Morningstar’s Rothschild concurs, arguing that advisors will thrive only if they offer higher levels of service than the lowest-cost firms. “Advisors are critical to financial life management,” she says. “They need to understand client goals and get away from quarterly results. They need to provide better outcomes in more cost-effective ways.”

DIFFERENTIATING SERVICES

Services that can differentiate advisors from their robo advisor competitors, Rothschild notes, include tax optimization, calculating the value of human capital and treating an entire household as an account.

Ultimately, cost may prove less important than specialized services and hand-holding as financial decisions become more complex. Tax and estate planning, for example, require more expertise than what the mutual fund houses and robos can offer. And this may create sufficient headroom for traditional advisors to maintain their businesses without slashing their AUM fees. 

Michael Dubis, a CFP based in Madison, Wis., observes:, “I just simply help clients build portfolios that make sense over time rather than letting market forces force me to change. Keeping costs down is a cornerstone to that.”

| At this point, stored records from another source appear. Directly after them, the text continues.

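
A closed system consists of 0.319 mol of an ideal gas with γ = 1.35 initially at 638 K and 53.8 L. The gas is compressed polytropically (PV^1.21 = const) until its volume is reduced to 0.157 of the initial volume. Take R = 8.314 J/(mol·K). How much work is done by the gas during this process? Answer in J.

-3830 J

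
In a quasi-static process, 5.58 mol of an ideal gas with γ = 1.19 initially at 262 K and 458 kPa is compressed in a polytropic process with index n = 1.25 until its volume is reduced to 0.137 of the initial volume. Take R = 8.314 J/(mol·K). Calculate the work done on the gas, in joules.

V₁ = nRT₁/P₁ = 5.58×8.314×262/458 = 26.5 L.
Polytropic n=1.25: T₂ = T₁(V₁/V₂)^(n−1) = 262×(7.30)^0.25 = 431 K; P₂ = P₁(V₁/V₂)^n = 5490 kPa.
W = (P₁V₁−P₂V₂)/(n−1) = (458×26.5−5490×3.64)/0.25 = -31300 J.
Work done on the gas = −W_by = 31300 J.

31300 J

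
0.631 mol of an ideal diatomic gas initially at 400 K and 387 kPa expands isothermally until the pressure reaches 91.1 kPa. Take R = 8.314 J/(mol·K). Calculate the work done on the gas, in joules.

-3040 J

V₁ = nRT₁/P₁ = 0.631×8.314×400/387 = 5.42 L.
Isothermal: T stays 400 K; PV = const ⇒ V₂ = 23.0 L, P₂ = 91.1 kPa.
W = nRT ln(V₂/V₁) = 0.631×8.314×400×ln(4.25) = 3040 J.
Work done on the gas = −W_by = -3040 J.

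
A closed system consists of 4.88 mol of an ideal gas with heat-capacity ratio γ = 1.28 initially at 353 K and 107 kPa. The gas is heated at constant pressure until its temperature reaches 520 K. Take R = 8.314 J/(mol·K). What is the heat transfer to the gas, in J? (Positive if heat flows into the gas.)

V₁ = nRT₁/P₁ = 4.88×8.314×353/107 = 134 L.
Isobaric: P stays 107 kPa; V/T = const ⇒ T₂ = 520 K, V₂ = 197 L.
W = PΔV = 107×(197−134) kPa·L = 6780 J.
ΔU = nCvΔT = 4.88×29.7×(520−353) = 24200 J.
Q = ΔU + W = nCpΔT = 31000 J.

31000 J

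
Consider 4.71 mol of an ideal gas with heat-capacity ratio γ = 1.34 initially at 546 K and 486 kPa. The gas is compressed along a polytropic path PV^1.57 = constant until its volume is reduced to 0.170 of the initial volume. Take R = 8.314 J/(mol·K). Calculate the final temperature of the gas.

V₁ = nRT₁/P₁ = 4.71×8.314×546/486 = 44.0 L.
Polytropic n=1.57: T₂ = T₁(V₁/V₂)^(n−1) = 546×(5.88)^0.57 = 1500 K; P₂ = P₁(V₁/V₂)^n = 7850 kPa.

1500 K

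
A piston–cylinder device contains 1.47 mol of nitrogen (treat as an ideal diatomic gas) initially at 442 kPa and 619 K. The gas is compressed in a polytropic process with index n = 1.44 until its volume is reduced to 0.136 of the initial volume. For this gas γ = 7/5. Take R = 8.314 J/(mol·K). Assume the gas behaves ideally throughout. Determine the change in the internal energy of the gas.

V₁ = nRT₁/P₁ = 1.47×8.314×619/442 = 17.1 L.
Polytropic n=1.44: T₂ = T₁(V₁/V₂)^(n−1) = 619×(7.35)^0.44 = 1490 K; P₂ = P₁(V₁/V₂)^n = 7820 kPa.
For an ideal gas ΔU = nCvΔT with Cv = (5/2)R = 20.8 J/(mol·K).
ΔU = 1.47×20.8×(1490−619) = 26600 J.

26600 J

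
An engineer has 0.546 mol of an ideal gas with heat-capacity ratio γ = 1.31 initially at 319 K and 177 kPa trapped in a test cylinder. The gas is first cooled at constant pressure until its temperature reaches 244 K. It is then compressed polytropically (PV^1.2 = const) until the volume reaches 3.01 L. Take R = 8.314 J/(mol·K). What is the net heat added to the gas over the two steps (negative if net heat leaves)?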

“I don’t think advisors have to lower their fees though,” Dubis adds. “If they provide good service, they should charge for that.

“Investing,” he continues, “despite what many people want it to be, is not a commoditized business; there are many commoditized products to use, and there are many firms that are simply way too big to do anything other than commoditize their offerings.” 

True investment management, Dubis says, coupled with good financial planning to craft solutions that are customized for each client “will never be commoditized.”

At the same time, it’s clear that index funds and advances in technology will not be curbed. Progress will come in one form or another — and it’s unlikely to favor higher portfolio fees.                                                              

John F. Wasik is the author of Keynes’s Way to Wealth and 13 other books. He is also a contributor to The New York Times and Morningstar.com.